EPR (ethylene propylene diene), EPDM (ethylene propylene diene), butadiene rubber (BR), natural rubber (NR), isobutylene rubber (IBR), nitrile rubber (NBR), etc. are examples of toughened rubber elastomers. All plastic resins may be modified to become tougher using this method.
2. SBS, SEBS, POE, TPO, TPV, etc. are toughened using thermoplastic elastomers. It is mostly used to toughen polyolefins or non-polar resins; when used to toughen polymers with polar functional groups, such as polyesters and polyamides, a compatibilizer should be added.
3. Strengthening of reactive terpolymers and core-shell copolymers
ACR stands for "acrylates," MBS for "methyl acrylate-butadiene-styrene copolymer," PTW for "ethylene-butyl acrylate-glycidyl methacrylate copolymer," and so on. The majority of its applications are to toughen technical plastics and high temperature resistant polymer alloys.
4. Toughening and mixing of high-tensile plastic
PC/ABS, PC/PBT, HIPS/PPO, PP/PA, PP/ABS, PA/ABS, PPS/PA, etc. Engineering plastics with high toughness may be made in large part through the use of polymer alloy technology.
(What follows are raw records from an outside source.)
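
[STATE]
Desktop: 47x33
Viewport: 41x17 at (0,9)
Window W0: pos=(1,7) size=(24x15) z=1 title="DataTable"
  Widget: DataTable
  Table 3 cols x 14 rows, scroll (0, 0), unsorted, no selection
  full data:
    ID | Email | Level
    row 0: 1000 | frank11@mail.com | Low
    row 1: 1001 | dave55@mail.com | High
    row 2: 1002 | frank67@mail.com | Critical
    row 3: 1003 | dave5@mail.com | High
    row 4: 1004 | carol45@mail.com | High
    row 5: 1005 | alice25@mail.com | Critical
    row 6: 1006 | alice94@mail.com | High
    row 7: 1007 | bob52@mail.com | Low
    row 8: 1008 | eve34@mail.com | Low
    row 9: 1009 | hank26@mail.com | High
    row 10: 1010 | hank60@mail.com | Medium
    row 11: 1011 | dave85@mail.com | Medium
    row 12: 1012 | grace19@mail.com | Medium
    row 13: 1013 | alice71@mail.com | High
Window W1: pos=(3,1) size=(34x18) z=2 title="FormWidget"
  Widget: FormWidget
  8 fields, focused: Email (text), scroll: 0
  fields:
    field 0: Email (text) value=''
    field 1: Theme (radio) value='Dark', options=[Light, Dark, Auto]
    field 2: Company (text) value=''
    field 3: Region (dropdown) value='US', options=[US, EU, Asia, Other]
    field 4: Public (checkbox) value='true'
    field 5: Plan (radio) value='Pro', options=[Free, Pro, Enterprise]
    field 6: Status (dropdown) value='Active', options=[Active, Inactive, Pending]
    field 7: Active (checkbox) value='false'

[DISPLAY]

 ┠─┃  Plan:       ( ) Free  (●) Pro ┃    
 ┃I┃  Status:     [Active         ▼]┃    
 ┃─┃  Active:     [ ]               ┃    
 ┃1┃                                ┃    
 ┃1┃                                ┃    
 ┃1┃                                ┃    
 ┃1┃                                ┃    
 ┃1┃                                ┃    
 ┃1┃                                ┃    
 ┃1┗━━━━━━━━━━━━━━━━━━━━━━━━━━━━━━━━┛    
 ┃1007│bob52@mail.com  │┃                
 ┃1008│eve34@mail.com  │┃                
 ┗━━━━━━━━━━━━━━━━━━━━━━┛                
                                         
                                         
                                         
                                         


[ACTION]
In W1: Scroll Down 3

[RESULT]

 ┠─┃                                ┃    
 ┃I┃                                ┃    
 ┃─┃                                ┃    
 ┃1┃                                ┃    
 ┃1┃                                ┃    
 ┃1┃                                ┃    
 ┃1┃                                ┃    
 ┃1┃                                ┃    
 ┃1┃                                ┃    
 ┃1┗━━━━━━━━━━━━━━━━━━━━━━━━━━━━━━━━┛    
 ┃1007│bob52@mail.com  │┃                
 ┃1008│eve34@mail.com  │┃                
 ┗━━━━━━━━━━━━━━━━━━━━━━┛                
                                         
                                         
                                         
                                         


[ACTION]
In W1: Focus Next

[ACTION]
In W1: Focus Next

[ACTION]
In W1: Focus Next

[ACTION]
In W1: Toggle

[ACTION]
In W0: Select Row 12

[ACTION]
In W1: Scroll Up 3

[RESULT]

 ┠─┃  Plan:       ( ) Free  (●) Pro ┃    
 ┃I┃  Status:     [Active         ▼]┃    
 ┃─┃  Active:     [ ]               ┃    
 ┃1┃                                ┃    
 ┃1┃                                ┃    
 ┃1┃                                ┃    
 ┃1┃                                ┃    
 ┃1┃                                ┃    
 ┃1┃                                ┃    
 ┃1┗━━━━━━━━━━━━━━━━━━━━━━━━━━━━━━━━┛    
 ┃1007│bob52@mail.com  │┃                
 ┃1008│eve34@mail.com  │┃                
 ┗━━━━━━━━━━━━━━━━━━━━━━┛                
                                         
                                         
                                         
                                         


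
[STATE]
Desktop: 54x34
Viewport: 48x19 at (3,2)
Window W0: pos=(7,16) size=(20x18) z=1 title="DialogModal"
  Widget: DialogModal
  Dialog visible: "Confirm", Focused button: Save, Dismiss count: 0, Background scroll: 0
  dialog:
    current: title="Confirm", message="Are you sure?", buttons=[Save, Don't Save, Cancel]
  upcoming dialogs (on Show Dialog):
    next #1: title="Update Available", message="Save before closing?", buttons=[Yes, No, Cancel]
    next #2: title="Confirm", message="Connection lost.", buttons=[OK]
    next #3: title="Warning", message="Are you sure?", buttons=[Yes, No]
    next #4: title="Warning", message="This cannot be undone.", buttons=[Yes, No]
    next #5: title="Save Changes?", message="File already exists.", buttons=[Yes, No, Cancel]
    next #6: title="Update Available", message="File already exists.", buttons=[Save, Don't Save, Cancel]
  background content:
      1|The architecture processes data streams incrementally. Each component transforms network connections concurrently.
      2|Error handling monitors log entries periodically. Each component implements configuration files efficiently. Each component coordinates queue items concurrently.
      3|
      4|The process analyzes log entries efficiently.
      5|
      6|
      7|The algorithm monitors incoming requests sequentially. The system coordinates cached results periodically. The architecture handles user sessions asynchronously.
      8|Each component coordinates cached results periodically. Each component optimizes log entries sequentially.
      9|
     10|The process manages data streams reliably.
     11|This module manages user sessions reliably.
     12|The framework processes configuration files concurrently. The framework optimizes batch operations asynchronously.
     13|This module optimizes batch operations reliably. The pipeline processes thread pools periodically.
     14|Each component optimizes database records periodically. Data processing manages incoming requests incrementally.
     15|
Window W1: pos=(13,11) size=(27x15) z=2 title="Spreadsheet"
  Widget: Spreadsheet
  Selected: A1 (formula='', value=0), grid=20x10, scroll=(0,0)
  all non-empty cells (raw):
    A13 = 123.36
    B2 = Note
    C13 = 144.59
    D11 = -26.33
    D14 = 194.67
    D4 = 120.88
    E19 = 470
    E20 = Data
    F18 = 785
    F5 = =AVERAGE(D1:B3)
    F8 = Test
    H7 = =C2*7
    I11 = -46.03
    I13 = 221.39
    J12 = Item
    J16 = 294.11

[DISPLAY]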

5. Additional toughening techniques
Sarin resin (a DuPont metal ionomer) toughening, nanoparticle toughening (using nano-CaCO3, for example), etc.
Free radical addition polymerization is typically used to produce general-purpose polymers. Polar groups are absent from the molecule's side chains and main chain. Engineering plastics can be toughened by adding rubber and elastomer particles for a greater toughening effect. Typically, condensation polymerization is used to create it. Polar groups are found in the side chain or terminal group of the molecular chain. It can be made tougher by using functionalized rubber or elastomer particles.
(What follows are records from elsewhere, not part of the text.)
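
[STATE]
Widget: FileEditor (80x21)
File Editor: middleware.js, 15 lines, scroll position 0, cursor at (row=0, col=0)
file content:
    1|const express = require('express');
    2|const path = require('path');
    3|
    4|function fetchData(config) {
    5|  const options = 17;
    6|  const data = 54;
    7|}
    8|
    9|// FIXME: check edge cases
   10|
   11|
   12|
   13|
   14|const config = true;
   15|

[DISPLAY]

█onst express = require('express');                                            ▲
const path = require('path');                                                  █
                                                                               ░
function fetchData(config) {                                                   ░
  const options = 17;                                                          ░
  const data = 54;                                                             ░
}                                                                              ░
                                                                               ░
// FIXME: check edge cases                                                     ░
                                                                               ░
                                                                               ░
                                                                               ░
                                                                               ░
const config = true;                                                           ░
                                                                               ░
                                                                               ░
                                                                               ░
                                                                               ░
                                                                               ░
                                                                               ░
                                                                               ▼


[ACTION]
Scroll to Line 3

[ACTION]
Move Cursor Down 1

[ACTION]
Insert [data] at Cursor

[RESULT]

const express = require('express');                                            ▲
data█onst path = require('path');                                              █
                                                                               ░
function fetchData(config) {                                                   ░
  const options = 17;                                                          ░
  const data = 54;                                                             ░
}                                                                              ░
                                                                               ░
// FIXME: check edge cases                                                     ░
                                                                               ░
                                                                               ░
                                                                               ░
                                                                               ░
const config = true;                                                           ░
                                                                               ░
                                                                               ░
                                                                               ░
                                                                               ░
                                                                               ░
                                                                               ░
                                                                               ▼


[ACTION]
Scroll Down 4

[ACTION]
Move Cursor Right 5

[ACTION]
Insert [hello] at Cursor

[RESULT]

const express = require('express');                                            ▲
dataconsthello█path = require('path');                                         █
                                                                               ░
function fetchData(config) {                                                   ░
  const options = 17;                                                          ░
  const data = 54;                                                             ░
}                                                                              ░
                                                                               ░
// FIXME: check edge cases                                                     ░
                                                                               ░
                                                                               ░
                                                                               ░
                                                                               ░
const config = true;                                                           ░
                                                                               ░
                                                                               ░
                                                                               ░
                                                                               ░
                                                                               ░
                                                                               ░
                                                                               ▼


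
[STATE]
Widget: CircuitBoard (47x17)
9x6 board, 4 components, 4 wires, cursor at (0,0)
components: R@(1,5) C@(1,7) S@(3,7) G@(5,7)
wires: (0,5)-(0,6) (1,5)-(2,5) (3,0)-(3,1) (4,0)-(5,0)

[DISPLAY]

   0 1 2 3 4 5 6 7 8                           
0  [.]                  · ─ ·                  
                                               
1                       R       C              
                        │                      
2                       ·                      
                                               
3   · ─ ·                       S              
                                               
4   ·                                          
    │                                          
5   ·                           G              
Cursor: (0,0)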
05 How to comprehend that capacity must be increased before toughening
In general, when exposed to external forces, plastics absorb and release energy via the processes of interface debonding, cavitation, and matrix shear yielding. Elastomers with high compatibility, with the exception of non-polar polymeric resins, can be applied directly. To achieve the goal of final toughening when utilizing particles (same compatibility principle), other polar resins must be successfully compatibilized. The graft copolymers indicated above will interact strongly with the matrix when utilized as tougheners, including:
(1) The addition reaction between the epoxy functional group and the polymer's terminal hydroxyl, carboxyl, or amine group takes place after the ring is opened.
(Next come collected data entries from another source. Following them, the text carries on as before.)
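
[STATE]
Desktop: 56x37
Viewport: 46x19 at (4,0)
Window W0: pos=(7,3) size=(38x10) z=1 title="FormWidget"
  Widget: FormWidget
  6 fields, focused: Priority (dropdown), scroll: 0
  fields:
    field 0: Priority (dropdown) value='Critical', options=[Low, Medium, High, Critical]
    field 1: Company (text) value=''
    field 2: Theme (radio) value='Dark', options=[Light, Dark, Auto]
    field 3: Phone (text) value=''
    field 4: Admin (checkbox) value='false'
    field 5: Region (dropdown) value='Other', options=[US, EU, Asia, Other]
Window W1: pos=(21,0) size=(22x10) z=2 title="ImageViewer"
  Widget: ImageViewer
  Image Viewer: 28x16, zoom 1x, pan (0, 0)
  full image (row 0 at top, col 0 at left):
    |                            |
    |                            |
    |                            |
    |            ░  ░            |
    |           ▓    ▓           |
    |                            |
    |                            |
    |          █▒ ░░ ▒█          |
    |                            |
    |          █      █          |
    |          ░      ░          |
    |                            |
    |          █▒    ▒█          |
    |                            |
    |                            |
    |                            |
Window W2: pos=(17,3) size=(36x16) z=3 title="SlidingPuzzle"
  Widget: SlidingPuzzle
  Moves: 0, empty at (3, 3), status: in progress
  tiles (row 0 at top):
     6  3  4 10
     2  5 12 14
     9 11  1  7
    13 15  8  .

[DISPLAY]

                 ┏━━━━━━━━━━━━━━━━━━━━┓       
                 ┃ ImageViewer        ┃       
                 ┠────────────────────┨       
   ┏━━━━━━━━━┏━━━━━━━━━━━━━━━━━━━━━━━━━━━━━━━━
   ┃ FormWidg┃ SlidingPuzzle                  
   ┠─────────┠────────────────────────────────
   ┃> Priorit┃┌────┬────┬────┬────┐           
   ┃  Company┃│  6 │  3 │  4 │ 10 │           
   ┃  Theme: ┃├────┼────┼────┼────┤           
   ┃  Phone: ┃│  2 │  5 │ 12 │ 14 │           
   ┃  Admin: ┃├────┼────┼────┼────┤           
   ┃  Region:┃│  9 │ 11 │  1 │  7 │           
   ┗━━━━━━━━━┃├────┼────┼────┼────┤           
             ┃│ 13 │ 15 │  8 │    │           
             ┃└────┴────┴────┴────┘           
             ┃Moves: 0                        
             ┃                                
             ┃                                
             ┗━━━━━━━━━━━━━━━━━━━━━━━━━━━━━━━━


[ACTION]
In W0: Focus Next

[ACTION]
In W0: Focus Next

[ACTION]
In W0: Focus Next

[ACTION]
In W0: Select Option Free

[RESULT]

                 ┏━━━━━━━━━━━━━━━━━━━━┓       
                 ┃ ImageViewer        ┃       
                 ┠────────────────────┨       
   ┏━━━━━━━━━┏━━━━━━━━━━━━━━━━━━━━━━━━━━━━━━━━
   ┃ FormWidg┃ SlidingPuzzle                  
   ┠─────────┠────────────────────────────────
   ┃  Priorit┃┌────┬────┬────┬────┐           
   ┃  Company┃│  6 │  3 │  4 │ 10 │           
   ┃  Theme: ┃├────┼────┼────┼────┤           
   ┃> Phone: ┃│  2 │  5 │ 12 │ 14 │           
   ┃  Admin: ┃├────┼────┼────┼────┤           
   ┃  Region:┃│  9 │ 11 │  1 │  7 │           
   ┗━━━━━━━━━┃├────┼────┼────┼────┤           
             ┃│ 13 │ 15 │  8 │    │           
             ┃└────┴────┴────┴────┘           
             ┃Moves: 0                        
             ┃                                
             ┃                                
             ┗━━━━━━━━━━━━━━━━━━━━━━━━━━━━━━━━


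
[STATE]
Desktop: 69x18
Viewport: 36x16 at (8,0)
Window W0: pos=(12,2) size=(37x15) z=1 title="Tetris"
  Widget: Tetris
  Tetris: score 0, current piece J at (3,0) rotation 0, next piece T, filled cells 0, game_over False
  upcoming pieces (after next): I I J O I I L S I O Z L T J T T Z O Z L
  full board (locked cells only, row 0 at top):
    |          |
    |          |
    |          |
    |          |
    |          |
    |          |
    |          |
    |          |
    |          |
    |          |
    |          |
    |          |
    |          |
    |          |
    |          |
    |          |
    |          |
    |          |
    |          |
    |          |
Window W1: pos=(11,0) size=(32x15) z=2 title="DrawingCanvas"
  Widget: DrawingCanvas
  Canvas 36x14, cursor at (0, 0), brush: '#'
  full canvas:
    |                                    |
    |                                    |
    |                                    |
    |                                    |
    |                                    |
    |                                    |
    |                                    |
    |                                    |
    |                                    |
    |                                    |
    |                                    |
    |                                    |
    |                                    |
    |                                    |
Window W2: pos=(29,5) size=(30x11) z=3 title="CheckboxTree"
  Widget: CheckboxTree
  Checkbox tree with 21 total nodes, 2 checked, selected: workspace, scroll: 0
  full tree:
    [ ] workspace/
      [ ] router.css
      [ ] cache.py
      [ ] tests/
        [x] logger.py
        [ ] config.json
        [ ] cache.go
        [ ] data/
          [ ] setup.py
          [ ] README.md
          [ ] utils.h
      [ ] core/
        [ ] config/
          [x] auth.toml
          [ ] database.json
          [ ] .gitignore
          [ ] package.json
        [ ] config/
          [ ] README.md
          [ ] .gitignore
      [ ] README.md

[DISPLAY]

   ┏━━━━━━━━━━━━━━━━━━━━━━━━━━━━━━┓ 
   ┃ DrawingCanvas                ┃ 
   ┠──────────────────────────────┨━
   ┃+                             ┃ 
   ┃                              ┃─
   ┃                 ┏━━━━━━━━━━━━━━
   ┃                 ┃ CheckboxTree 
   ┃                 ┠──────────────
   ┃                 ┃>[-] workspace
   ┃                 ┃   [ ] router.
   ┃                 ┃   [ ] cache.p
   ┃                 ┃   [-] tests/ 
   ┃                 ┃     [x] logge
   ┃                 ┃     [ ] confi
   ┗━━━━━━━━━━━━━━━━━┃     [ ] cache
    ┃          │     ┗━━━━━━━━━━━━━━


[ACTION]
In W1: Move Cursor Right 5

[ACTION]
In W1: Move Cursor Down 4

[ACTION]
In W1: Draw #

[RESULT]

   ┏━━━━━━━━━━━━━━━━━━━━━━━━━━━━━━┓ 
   ┃ DrawingCanvas                ┃ 
   ┠──────────────────────────────┨━
   ┃                              ┃ 
   ┃                              ┃─
   ┃                 ┏━━━━━━━━━━━━━━
   ┃                 ┃ CheckboxTree 
   ┃     #           ┠──────────────
   ┃                 ┃>[-] workspace
   ┃                 ┃   [ ] router.
   ┃                 ┃   [ ] cache.p
   ┃                 ┃   [-] tests/ 
   ┃                 ┃     [x] logge
   ┃                 ┃     [ ] confi
   ┗━━━━━━━━━━━━━━━━━┃     [ ] cache
    ┃          │     ┗━━━━━━━━━━━━━━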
(2) Core-shell toughening mechanism: the rubber has a toughening effect while the outside functional group is completely compatible with the components;
(3) Ionomer toughening mechanism: The physical crosslinking network is created when metal ions and carboxylate groups of polymer chains complex, toughening the material.
In reality, this compatibilization approach may be applied to all polymer blends if the toughener is thought of as a class of polymers. Reactive compatibilization is a method we must employ when creating practical polymer blends for industry. The term "toughening agent" now refers to a "interfacial emulsifier" or "toughening compatibilizer," respectively. The name is quite expressive!